The second instalment of the series was Salvatore Sciarrino’s Infinito Nero, a tightly-wound mini-opera monologue, which, ecstatic, though austere, sets the mystical visions of the Carmelite nun, Mary Magdalen de’ Pazzi. It is an essay on subtle shades within an “infinite darkness,” both physical and spiritual. I had originally intended for Arnont to perform live with the ensemble, but due to the ongoing travel restrictions due to the pandemic, when the HKNME were finally able to perform the piece this past May (after an eight-month delay), Arnont was not able to join them. Instead, he contributed a video to go with Sciarrino. The performance did, however, benefit from a light installation by local light artist, Amy Chan.
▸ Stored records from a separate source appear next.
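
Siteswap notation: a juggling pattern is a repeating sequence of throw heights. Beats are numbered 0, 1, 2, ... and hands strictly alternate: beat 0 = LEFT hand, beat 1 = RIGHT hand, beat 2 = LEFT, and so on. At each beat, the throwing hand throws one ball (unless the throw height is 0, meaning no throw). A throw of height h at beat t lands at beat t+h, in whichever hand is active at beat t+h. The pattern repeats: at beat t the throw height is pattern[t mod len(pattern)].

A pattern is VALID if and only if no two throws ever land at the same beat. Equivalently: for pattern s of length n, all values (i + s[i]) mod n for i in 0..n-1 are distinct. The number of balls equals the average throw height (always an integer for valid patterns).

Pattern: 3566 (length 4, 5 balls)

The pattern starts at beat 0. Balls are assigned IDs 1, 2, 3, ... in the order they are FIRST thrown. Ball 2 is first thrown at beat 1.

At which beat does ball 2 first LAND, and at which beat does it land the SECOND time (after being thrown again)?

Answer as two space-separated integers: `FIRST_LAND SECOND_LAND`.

Answer: 6 12

Derivation:
Beat 0 (L): throw ball1 h=3 -> lands@3:R; in-air after throw: [b1@3:R]
Beat 1 (R): throw ball2 h=5 -> lands@6:L; in-air after throw: [b1@3:R b2@6:L]
Beat 2 (L): throw ball3 h=6 -> lands@8:L; in-air after throw: [b1@3:R b2@6:L b3@8:L]
Beat 3 (R): throw ball1 h=6 -> lands@9:R; in-air after throw: [b2@6:L b3@8:L b1@9:R]
Beat 4 (L): throw ball4 h=3 -> lands@7:R; in-air after throw: [b2@6:L b4@7:R b3@8:L b1@9:R]
Beat 5 (R): throw ball5 h=5 -> lands@10:L; in-air after throw: [b2@6:L b4@7:R b3@8:L b1@9:R b5@10:L]
Beat 6 (L): throw ball2 h=6 -> lands@12:L; in-air after throw: [b4@7:R b3@8:L b1@9:R b5@10:L b2@12:L]
Beat 7 (R): throw ball4 h=6 -> lands@13:R; in-air after throw: [b3@8:L b1@9:R b5@10:L b2@12:L b4@13:R]
Beat 8 (L): throw ball3 h=3 -> lands@11:R; in-air after throw: [b1@9:R b5@10:L b3@11:R b2@12:L b4@13:R]
Beat 9 (R): throw ball1 h=5 -> lands@14:L; in-air after throw: [b5@10:L b3@11:R b2@12:L b4@13:R b1@14:L]
Beat 10 (L): throw ball5 h=6 -> lands@16:L; in-air after throw: [b3@11:R b2@12:L b4@13:R b1@14:L b5@16:L]
Beat 11 (R): throw ball3 h=6 -> lands@17:R; in-air after throw: [b2@12:L b4@13:R b1@14:L b5@16:L b3@17:R]
Beat 12 (L): throw ball2 h=3 -> lands@15:R; in-air after throw: [b4@13:R b1@14:L b2@15:R b5@16:L b3@17:R]
Ball 2: thrown@1 h=5 -> first land @6; rethrown@6 h=6 -> second land @12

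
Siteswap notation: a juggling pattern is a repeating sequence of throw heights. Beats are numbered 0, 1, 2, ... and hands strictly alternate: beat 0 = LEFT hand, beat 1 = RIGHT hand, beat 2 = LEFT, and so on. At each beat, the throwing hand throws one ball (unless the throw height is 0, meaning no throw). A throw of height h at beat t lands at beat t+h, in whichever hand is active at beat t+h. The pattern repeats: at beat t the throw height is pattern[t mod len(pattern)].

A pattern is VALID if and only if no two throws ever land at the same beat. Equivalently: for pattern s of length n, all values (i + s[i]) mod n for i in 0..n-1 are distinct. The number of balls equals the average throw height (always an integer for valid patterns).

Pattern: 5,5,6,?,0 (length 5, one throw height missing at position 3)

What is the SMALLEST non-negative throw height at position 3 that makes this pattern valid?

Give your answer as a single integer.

Answer: 4

Derivation:
i=0: (0 + 5) mod 5 = 0
i=1: (1 + 5) mod 5 = 1
i=2: (2 + 6) mod 5 = 3
i=3: s[i]=? (unknown)
i=4: (4 + 0) mod 5 = 4
Known residues: [0, 1, 3, 4]; need a permutation of 0..4, so missing residue r = 2
Need (3 + s) mod 5 = 2; smallest s = (2 - 3) mod 5 = 4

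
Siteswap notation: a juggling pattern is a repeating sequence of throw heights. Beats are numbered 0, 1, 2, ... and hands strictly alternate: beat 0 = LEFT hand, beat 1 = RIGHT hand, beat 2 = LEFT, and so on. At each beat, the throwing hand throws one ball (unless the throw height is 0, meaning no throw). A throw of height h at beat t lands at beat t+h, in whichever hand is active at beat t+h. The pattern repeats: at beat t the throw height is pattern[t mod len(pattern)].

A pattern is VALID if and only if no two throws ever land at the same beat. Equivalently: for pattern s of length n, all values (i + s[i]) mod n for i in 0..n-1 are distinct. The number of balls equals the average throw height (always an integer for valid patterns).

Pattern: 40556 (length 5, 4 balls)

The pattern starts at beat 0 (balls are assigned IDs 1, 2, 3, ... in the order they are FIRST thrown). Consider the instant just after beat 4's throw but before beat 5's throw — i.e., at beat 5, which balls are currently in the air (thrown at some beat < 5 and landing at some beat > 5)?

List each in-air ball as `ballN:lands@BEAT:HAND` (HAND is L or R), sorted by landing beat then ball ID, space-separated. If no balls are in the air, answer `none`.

Beat 0 (L): throw ball1 h=4 -> lands@4:L; in-air after throw: [b1@4:L]
Beat 2 (L): throw ball2 h=5 -> lands@7:R; in-air after throw: [b1@4:L b2@7:R]
Beat 3 (R): throw ball3 h=5 -> lands@8:L; in-air after throw: [b1@4:L b2@7:R b3@8:L]
Beat 4 (L): throw ball1 h=6 -> lands@10:L; in-air after throw: [b2@7:R b3@8:L b1@10:L]
Beat 5 (R): throw ball4 h=4 -> lands@9:R; in-air after throw: [b2@7:R b3@8:L b4@9:R b1@10:L]

Answer: ball2:lands@7:R ball3:lands@8:L ball1:lands@10:L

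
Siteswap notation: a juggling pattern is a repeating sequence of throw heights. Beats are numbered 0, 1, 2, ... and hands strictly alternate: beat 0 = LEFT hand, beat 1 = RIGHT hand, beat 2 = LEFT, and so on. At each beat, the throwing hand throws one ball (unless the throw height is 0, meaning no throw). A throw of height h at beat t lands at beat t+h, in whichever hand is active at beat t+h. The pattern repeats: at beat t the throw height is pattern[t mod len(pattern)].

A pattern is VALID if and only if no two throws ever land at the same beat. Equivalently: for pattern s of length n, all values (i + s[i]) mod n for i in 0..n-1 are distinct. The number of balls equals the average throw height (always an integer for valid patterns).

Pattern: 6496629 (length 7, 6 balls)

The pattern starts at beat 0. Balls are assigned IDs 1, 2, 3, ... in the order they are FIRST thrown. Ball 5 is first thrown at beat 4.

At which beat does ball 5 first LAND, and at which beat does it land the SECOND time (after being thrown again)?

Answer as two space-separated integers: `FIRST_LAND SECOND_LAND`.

Beat 0 (L): throw ball1 h=6 -> lands@6:L; in-air after throw: [b1@6:L]
Beat 1 (R): throw ball2 h=4 -> lands@5:R; in-air after throw: [b2@5:R b1@6:L]
Beat 2 (L): throw ball3 h=9 -> lands@11:R; in-air after throw: [b2@5:R b1@6:L b3@11:R]
Beat 3 (R): throw ball4 h=6 -> lands@9:R; in-air after throw: [b2@5:R b1@6:L b4@9:R b3@11:R]
Beat 4 (L): throw ball5 h=6 -> lands@10:L; in-air after throw: [b2@5:R b1@6:L b4@9:R b5@10:L b3@11:R]
Beat 5 (R): throw ball2 h=2 -> lands@7:R; in-air after throw: [b1@6:L b2@7:R b4@9:R b5@10:L b3@11:R]
Beat 6 (L): throw ball1 h=9 -> lands@15:R; in-air after throw: [b2@7:R b4@9:R b5@10:L b3@11:R b1@15:R]
Beat 7 (R): throw ball2 h=6 -> lands@13:R; in-air after throw: [b4@9:R b5@10:L b3@11:R b2@13:R b1@15:R]
Beat 8 (L): throw ball6 h=4 -> lands@12:L; in-air after throw: [b4@9:R b5@10:L b3@11:R b6@12:L b2@13:R b1@15:R]
Beat 9 (R): throw ball4 h=9 -> lands@18:L; in-air after throw: [b5@10:L b3@11:R b6@12:L b2@13:R b1@15:R b4@18:L]
Beat 10 (L): throw ball5 h=6 -> lands@16:L; in-air after throw: [b3@11:R b6@12:L b2@13:R b1@15:R b5@16:L b4@18:L]
Beat 11 (R): throw ball3 h=6 -> lands@17:R; in-air after throw: [b6@12:L b2@13:R b1@15:R b5@16:L b3@17:R b4@18:L]
Beat 12 (L): throw ball6 h=2 -> lands@14:L; in-air after throw: [b2@13:R b6@14:L b1@15:R b5@16:L b3@17:R b4@18:L]
Beat 13 (R): throw ball2 h=9 -> lands@22:L; in-air after throw: [b6@14:L b1@15:R b5@16:L b3@17:R b4@18:L b2@22:L]
Beat 14 (L): throw ball6 h=6 -> lands@20:L; in-air after throw: [b1@15:R b5@16:L b3@17:R b4@18:L b6@20:L b2@22:L]
Beat 15 (R): throw ball1 h=4 -> lands@19:R; in-air after throw: [b5@16:L b3@17:R b4@18:L b1@19:R b6@20:L b2@22:L]
Beat 16 (L): throw ball5 h=9 -> lands@25:R; in-air after throw: [b3@17:R b4@18:L b1@19:R b6@20:L b2@22:L b5@25:R]
Ball 5: thrown@4 h=6 -> first land @10; rethrown@10 h=6 -> second land @16

Answer: 10 16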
Looking forward to August 2021, for the final instalment, we will finally be able to feature Arnont Nongyao, live, in Hong Kong. Arnont is a video artist and a sound artist. He performs images with an arsenal of projectors and cameras, which are hacked to allow for a more physical intervention in performance. For example, a camera is hung from a cable and a motor is fixed to that cable. Arnont controls the speed of the motor, which affects the rate of jitter of the camera, which is projected. Digital effects are physicalised. Arnont “plays” a reel of film, like a DJ spins records. The mapping of physical gesture, his gestures, to projected image is visceral and powerful.
The final instalment of the series will be a new evening-long piece composed by myself. My musical practice bridges the boundary between sound installation and embodied practice – paralleling Arnont’s practice, bridging moving image and embodied practice. The concept is this: we will create an environment, a sound and a video environment, inhabited by the HKNME, which will coalesce into a duo cadenza featuring myself and Arnont.
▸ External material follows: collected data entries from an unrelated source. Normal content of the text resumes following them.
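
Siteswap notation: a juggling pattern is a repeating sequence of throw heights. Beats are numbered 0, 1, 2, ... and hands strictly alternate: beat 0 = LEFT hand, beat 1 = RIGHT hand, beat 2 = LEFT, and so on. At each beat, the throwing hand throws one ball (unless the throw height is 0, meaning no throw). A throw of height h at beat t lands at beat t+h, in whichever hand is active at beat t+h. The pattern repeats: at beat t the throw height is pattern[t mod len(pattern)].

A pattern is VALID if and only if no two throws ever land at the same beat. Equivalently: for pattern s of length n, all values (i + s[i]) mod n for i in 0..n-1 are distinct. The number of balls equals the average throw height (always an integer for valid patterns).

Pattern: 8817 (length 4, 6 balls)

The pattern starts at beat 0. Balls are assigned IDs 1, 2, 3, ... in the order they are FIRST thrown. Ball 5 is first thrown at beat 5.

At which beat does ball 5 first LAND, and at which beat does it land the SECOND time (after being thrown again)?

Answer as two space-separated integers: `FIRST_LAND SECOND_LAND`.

Beat 0 (L): throw ball1 h=8 -> lands@8:L; in-air after throw: [b1@8:L]
Beat 1 (R): throw ball2 h=8 -> lands@9:R; in-air after throw: [b1@8:L b2@9:R]
Beat 2 (L): throw ball3 h=1 -> lands@3:R; in-air after throw: [b3@3:R b1@8:L b2@9:R]
Beat 3 (R): throw ball3 h=7 -> lands@10:L; in-air after throw: [b1@8:L b2@9:R b3@10:L]
Beat 4 (L): throw ball4 h=8 -> lands@12:L; in-air after throw: [b1@8:L b2@9:R b3@10:L b4@12:L]
Beat 5 (R): throw ball5 h=8 -> lands@13:R; in-air after throw: [b1@8:L b2@9:R b3@10:L b4@12:L b5@13:R]
Beat 6 (L): throw ball6 h=1 -> lands@7:R; in-air after throw: [b6@7:R b1@8:L b2@9:R b3@10:L b4@12:L b5@13:R]
Beat 7 (R): throw ball6 h=7 -> lands@14:L; in-air after throw: [b1@8:L b2@9:R b3@10:L b4@12:L b5@13:R b6@14:L]
Beat 8 (L): throw ball1 h=8 -> lands@16:L; in-air after throw: [b2@9:R b3@10:L b4@12:L b5@13:R b6@14:L b1@16:L]
Beat 9 (R): throw ball2 h=8 -> lands@17:R; in-air after throw: [b3@10:L b4@12:L b5@13:R b6@14:L b1@16:L b2@17:R]
Beat 10 (L): throw ball3 h=1 -> lands@11:R; in-air after throw: [b3@11:R b4@12:L b5@13:R b6@14:L b1@16:L b2@17:R]
Beat 11 (R): throw ball3 h=7 -> lands@18:L; in-air after throw: [b4@12:L b5@13:R b6@14:L b1@16:L b2@17:R b3@18:L]
Beat 12 (L): throw ball4 h=8 -> lands@20:L; in-air after throw: [b5@13:R b6@14:L b1@16:L b2@17:R b3@18:L b4@20:L]
Beat 13 (R): throw ball5 h=8 -> lands@21:R; in-air after throw: [b6@14:L b1@16:L b2@17:R b3@18:L b4@20:L b5@21:R]
Beat 14 (L): throw ball6 h=1 -> lands@15:R; in-air after throw: [b6@15:R b1@16:L b2@17:R b3@18:L b4@20:L b5@21:R]
Beat 15 (R): throw ball6 h=7 -> lands@22:L; in-air after throw: [b1@16:L b2@17:R b3@18:L b4@20:L b5@21:R b6@22:L]
Beat 16 (L): throw ball1 h=8 -> lands@24:L; in-air after throw: [b2@17:R b3@18:L b4@20:L b5@21:R b6@22:L b1@24:L]
Beat 17 (R): throw ball2 h=8 -> lands@25:R; in-air after throw: [b3@18:L b4@20:L b5@21:R b6@22:L b1@24:L b2@25:R]
Beat 18 (L): throw ball3 h=1 -> lands@19:R; in-air after throw: [b3@19:R b4@20:L b5@21:R b6@22:L b1@24:L b2@25:R]
Beat 19 (R): throw ball3 h=7 -> lands@26:L; in-air after throw: [b4@20:L b5@21:R b6@22:L b1@24:L b2@25:R b3@26:L]
Beat 20 (L): throw ball4 h=8 -> lands@28:L; in-air after throw: [b5@21:R b6@22:L b1@24:L b2@25:R b3@26:L b4@28:L]
Beat 21 (R): throw ball5 h=8 -> lands@29:R; in-air after throw: [b6@22:L b1@24:L b2@25:R b3@26:L b4@28:L b5@29:R]
Ball 5: thrown@5 h=8 -> first land @13; rethrown@13 h=8 -> second land @21

Answer: 13 21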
As an American of Asian descent, I am sensitive to the fact that the normative business practice of classical music is neocolonial transportability, often redacting bodies like mine. My mission is to transpose person-specificity intrinsic to other genres into classical music, wherein the context is, “if you want to hear THIS music, you can’t replace people who look like me,” as a vehicle to decolonize classical music. I am drawn to collaborators who are unique artists, who have developed personal practices that cannot be replaced. Arnont is one such artist I admire and with whom I feel a kinship. As we live in an age where digitisation increasingly renders all of us anonymous, the context of non-transportability is especially important to all of us now. As we recover from the pandemic, and rebuild our musical communities around the world, this, too, has heightened the urgency of person-specificity. I am proud to partner with the HKNME, my longtime friends, who are also a constellation of irreplaceables.